David's Book Club: Cosa Nostra (Part 1)

Blog readers know I've been obsessing this summer over the causes of southern Italian underdevelopment. One obvious hypothesis blames the relative poverty of southern Italy on organized crime, a problem so associated with Italy that "mafia" ranks along with "pizza" as one of the planet's most universally used Italian words.

Wanting to learn more, I turned to John Dickie's Cosa Nostra, the most acclaimed of all English-language Mafia studies. Dickie convincingly argues that the answer to my core question is: No. Dickie shows that organized crime generally, and the Sicilian Mafia in particular, has certainly battened on Sicily, stealing wealth and discouraging legitimate business. But he argues—and I think very convincingly—that organized crime should be seen as a consequence of Southern Italy's (relative) under-development, not a cause.

Cosa Nostra is a history, not a treatise, and a gripping history at that. One of the back-cover blurbs promises that the book contains enough lurid stories for a dozen movies. That is a modest count. The Mafia stories Dickie tells are not only horrifying in their audacious violence, but deeply disturbing in their revelations of complicity between the Mafia and other Italian institutions, reaching to the highest levels of the state.

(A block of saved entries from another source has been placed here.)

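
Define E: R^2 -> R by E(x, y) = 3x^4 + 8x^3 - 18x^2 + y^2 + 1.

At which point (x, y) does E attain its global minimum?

(-3, 0)

E(x,y) separates as P(x) + Q(y) + 1, so its minimum is min P + min Q + 1.
P'(x) = 12x(x - 1)(x + 3) vanishes at x ∈ {-3, 0, 1}; Q'(y) = 2y vanishes at y ∈ {0}.
Local minima of P (where P''>0): P(-3)=-135, P(1)=-7. Local minima of Q: Q(0)=0.
So the global minimum of E is P(-3) + Q(0) + 1 = -135 + 0 + 1 = -134, attained at (-3, 0).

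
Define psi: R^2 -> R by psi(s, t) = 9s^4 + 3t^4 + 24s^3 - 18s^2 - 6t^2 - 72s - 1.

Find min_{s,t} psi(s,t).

psi(s,t) separates as P(s) + Q(t) − 1, so its minimum is min P + min Q − 1.
P'(s) = 36(s - 1)(s + 1)(s + 2) vanishes at s ∈ {-2, -1, 1}; Q'(t) = 12t(t - 1)(t + 1) vanishes at t ∈ {-1, 0, 1}.
Local minima of P (where P''>0): P(-2)=24, P(1)=-57. Local minima of Q: Q(-1)=-3, Q(1)=-3.
So the global minimum of psi is P(1) + Q(-1) − 1 = -57 − 3 − 1 = -61, attained at (1, -1).

-61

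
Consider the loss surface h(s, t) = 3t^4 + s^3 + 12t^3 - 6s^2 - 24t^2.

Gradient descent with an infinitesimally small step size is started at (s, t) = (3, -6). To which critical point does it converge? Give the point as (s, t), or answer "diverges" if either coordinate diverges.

(4, -4)

h is separable, so gradient descent decouples: s follows -∂h/∂s, t follows -∂h/∂t.
∂h/∂s = 3s(s - 4); at s=3 this is -9, so s increases.
∂h/∂t = 12t(t - 1)(t + 4); at t=-6 this is -1008, so t increases.
s converges to its nearest critical value 4 (a local min of the s-part); t converges to -4. The iterate converges to (4, -4).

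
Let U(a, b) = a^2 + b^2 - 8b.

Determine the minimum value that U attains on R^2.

-16

U(a,b) separates as P(a) + Q(b), so its minimum is min P + min Q.
P'(a) = 2a vanishes at a ∈ {0}; Q'(b) = 2b - 8 vanishes at b ∈ {4}.
Local minima of P (where P''>0): P(0)=0. Local minima of Q: Q(4)=-16.
So the global minimum of U is P(0) + Q(4) = 0 − 16 = -16, attained at (0, 4).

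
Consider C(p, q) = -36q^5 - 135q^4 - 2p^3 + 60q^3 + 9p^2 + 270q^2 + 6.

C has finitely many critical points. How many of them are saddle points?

4

C separates as a function of p plus a function of q, so ∇C=0 decouples.
∂C/∂p = -6p(p - 3) = 0 at p ∈ {0, 3}; ∂C/∂q = -180q(q - 1)(q + 1)(q + 3) = 0 at q ∈ {-3, -1, 0, 1}.
The Hessian is diagonal: diag(C_pp, C_qq). Second derivatives: C_pp(0)=18, C_pp(3)=-18; C_qq(-3)=4320, C_qq(-1)=-720, C_qq(0)=540, C_qq(1)=-1440.
Saddle points occur where the two diagonal entries have opposite signs: (0, -1), (0, 1), (3, -3), (3, 0). Count: 4.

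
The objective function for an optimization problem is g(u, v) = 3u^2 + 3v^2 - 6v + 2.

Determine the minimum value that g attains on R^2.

g(u,v) separates as P(u) + Q(v) + 2, so its minimum is min P + min Q + 2.
P'(u) = 6u vanishes at u ∈ {0}; Q'(v) = 6v - 6 vanishes at v ∈ {1}.
Local minima of P (where P''>0): P(0)=0. Local minima of Q: Q(1)=-3.
So the global minimum of g is P(0) + Q(1) + 2 = 0 − 3 + 2 = -1, attained at (0, 1).

-1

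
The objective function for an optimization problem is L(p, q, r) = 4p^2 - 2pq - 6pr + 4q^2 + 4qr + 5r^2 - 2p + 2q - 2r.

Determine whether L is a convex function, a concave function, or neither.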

Yet in this history is an argument, and an important one. Organized crime exists always and everywhere. But the particular form of organized crime that is the Mafia arose in specific conditions and to seize certain opportunities in one particular place. The Mafia is an alternative state, one capable of executing functions of government. It does not merely traffic in narcotics, or bootleg liquor, or fence stolen goods, although of course individual Mafiosi have done all those things. The Mafia's core business has always been to sell protection. It finances itself by extracting taxes. It enforces its decisions by the exercise of violence, and until very recently, agents who used violence on its behalf could expect impunity. Most gangsters compete with other gangsters. The Mafia competes with Italy itself.

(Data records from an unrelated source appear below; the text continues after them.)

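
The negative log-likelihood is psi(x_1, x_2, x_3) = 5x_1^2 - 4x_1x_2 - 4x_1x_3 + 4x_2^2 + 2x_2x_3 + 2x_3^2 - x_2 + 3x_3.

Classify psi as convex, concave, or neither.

psi is quadratic, so its Hessian is the constant matrix H = [[10, -4, -4], [-4, 8, 2], [-4, 2, 4]].
Leading principal minors: 10, 64, 152.
All positive ⇒ H ≻ 0 ⇒ convex.

convex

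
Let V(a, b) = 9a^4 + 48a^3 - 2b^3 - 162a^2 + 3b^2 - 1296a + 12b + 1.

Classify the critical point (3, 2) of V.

The mixed partial ∂²V/∂a∂b is 0, so the Hessian at any point is diag(V_aa, V_bb) = diag(36(3a^2 + 8a - 9), 6(-2b + 1)).
At (3, 2): H = diag(1512, -18).
The eigenvalues have opposite signs, so H is indefinite: a saddle point.

saddle point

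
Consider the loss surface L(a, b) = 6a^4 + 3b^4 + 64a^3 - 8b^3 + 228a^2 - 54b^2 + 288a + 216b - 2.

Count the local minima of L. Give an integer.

4

L separates as a function of a plus a function of b, so ∇L=0 decouples.
∂L/∂a = 24(a + 1)(a + 3)(a + 4) = 0 at a ∈ {-4, -3, -1}; ∂L/∂b = 12(b - 3)(b - 2)(b + 3) = 0 at b ∈ {-3, 2, 3}.
The Hessian is diagonal: diag(L_aa, L_bb). Second derivatives: L_aa(-4)=72, L_aa(-3)=-48, L_aa(-1)=144; L_bb(-3)=360, L_bb(2)=-60, L_bb(3)=72.
Local minima occur where both diagonal entries positive: (-4, -3), (-4, 3), (-1, -3), (-1, 3). Count: 4.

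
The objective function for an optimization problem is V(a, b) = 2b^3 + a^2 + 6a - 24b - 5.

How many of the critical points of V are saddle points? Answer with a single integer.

V separates as a function of a plus a function of b, so ∇V=0 decouples.
∂V/∂a = 2(a + 3) = 0 at a ∈ {-3}; ∂V/∂b = 6(b - 2)(b + 2) = 0 at b ∈ {-2, 2}.
The Hessian is diagonal: diag(V_aa, V_bb). Second derivatives: V_aa(-3)=2; V_bb(-2)=-24, V_bb(2)=24.
Saddle points occur where the two diagonal entries have opposite signs: (-3, -2). Count: 1.

1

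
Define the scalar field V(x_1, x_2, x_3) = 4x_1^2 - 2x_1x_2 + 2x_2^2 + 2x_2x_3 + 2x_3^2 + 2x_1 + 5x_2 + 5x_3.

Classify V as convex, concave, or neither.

V is quadratic, so its Hessian is the constant matrix H = [[8, -2, 0], [-2, 4, 2], [0, 2, 4]].
Leading principal minors: 8, 28, 80.
All positive ⇒ H ≻ 0 ⇒ convex.

convex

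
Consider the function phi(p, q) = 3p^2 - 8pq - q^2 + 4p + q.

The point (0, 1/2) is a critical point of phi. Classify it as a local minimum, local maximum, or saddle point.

saddle point

The Hessian of phi is constant: H = [[6, -8], [-8, -2]].
det(H) = 6·(-2) − (-8)² = -76.
Since det(H) < 0, H is indefinite and the critical point is a saddle point.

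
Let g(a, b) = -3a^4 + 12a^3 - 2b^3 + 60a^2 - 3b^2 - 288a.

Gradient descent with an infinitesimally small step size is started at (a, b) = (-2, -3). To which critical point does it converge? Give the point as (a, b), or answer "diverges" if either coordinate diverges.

(2, -1)

g is separable, so gradient descent decouples: a follows -∂g/∂a, b follows -∂g/∂b.
∂g/∂a = -12(a - 4)(a - 2)(a + 3); at a=-2 this is -288, so a increases.
∂g/∂b = -6b(b + 1); at b=-3 this is -36, so b increases.
a converges to its nearest critical value 2 (a local min of the a-part); b converges to -1. The iterate converges to (2, -1).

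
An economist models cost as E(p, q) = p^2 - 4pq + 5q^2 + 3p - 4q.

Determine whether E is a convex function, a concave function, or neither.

E is quadratic, so its Hessian is the constant matrix H = [[2, -4], [-4, 10]].
det(H) = 4, tr(H) = 12.
det(H) > 0 and tr(H) > 0, so H is positive definite everywhere: convex.

convex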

Dickie is determined to refute the theory that the Mafia grows out of some primitive Sicilian culture of vendetta, that is a survival from a more primitive order of society, more a habit of mind than an institution. His key claim is that the Mafia is not an unconscious expression of culture. It is a conscious creation of human beings. It is a thing. It had a beginning and—he insists—therefore must have an end. In fact, at many moments, it seemed that its end was imminent. It was saved in every case by the same fact that enabled its creation: the weakness of the Italian state.